Located 1km south of central Bitola, Heraclea Lyncestis is among North Macedonia's best archaeological sites, though the neglected state of the on-site museum might make you think otherwise. See the Roman baths, portico and amphitheatre, and the striking early Christian basilica and episcopal palace ruins, with beautiful, well-preserved floor mosaics – they're unique in depicting endemic trees and animals. There's a small shady cafe in the grounds and the setting is bucolic.
Founded by Philip II of Macedon, Heraclea became commercially significant before the Romans arrived (168 BC), and its position on the Via Egnatia kept it prosperous. In the 4th century, Heraclea became an episcopal seat, but it was sacked by Goths and then Slavs.
Taxis from central Bitola cost 80MKD but they don't hang around at the site – ask the staff at the entrance desk if they wouldn't mind calling one for you when you want to leave.
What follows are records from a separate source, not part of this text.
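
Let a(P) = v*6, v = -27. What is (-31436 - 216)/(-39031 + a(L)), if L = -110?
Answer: 31652/39193 ≈ 0.80759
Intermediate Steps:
a(P) = -162 (a(P) = -27*6 = -162)
(-31436 - 216)/(-39031 + a(L)) = (-31436 - 216)/(-39031 - 162) = -31652/(-39193) = -31652*(-1/39193) = 31652/39193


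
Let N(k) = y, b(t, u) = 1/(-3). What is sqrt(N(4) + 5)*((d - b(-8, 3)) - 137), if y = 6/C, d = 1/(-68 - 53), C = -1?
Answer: -49613*I/363 ≈ -136.67*I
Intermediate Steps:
d = -1/121 (d = 1/(-121) = -1/121 ≈ -0.0082645)
b(t, u) = -1/3
y = -6 (y = 6/(-1) = 6*(-1) = -6)
N(k) = -6
sqrt(N(4) + 5)*((d - b(-8, 3)) - 137) = sqrt(-6 + 5)*((-1/121 - 1*(-1/3)) - 137) = sqrt(-1)*((-1/121 + 1/3) - 137) = I*(118/363 - 137) = I*(-49613/363) = -49613*I/363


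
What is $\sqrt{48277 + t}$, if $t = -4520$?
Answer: $7 \sqrt{893} \approx 209.18$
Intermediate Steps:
$\sqrt{48277 + t} = \sqrt{48277 - 4520} = \sqrt{43757} = 7 \sqrt{893}$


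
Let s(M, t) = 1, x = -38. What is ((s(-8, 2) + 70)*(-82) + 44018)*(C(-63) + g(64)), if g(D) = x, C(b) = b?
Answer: -3857796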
Alternatively, there's a bus stop back on the main road heading north into central Bitola. The city's main bus and train stations are no more than a 15-minute walk from Heraclea Lyncestis, so if you're passing through town, it's easy enough to visit on foot: turn left onto the main road in front of the stations, walk for 500m with the park on your right and then past it, and take the right-hand signposted turn-off to the ruins. Follow the narrow road past the cemetery (on your right) until you reach the site.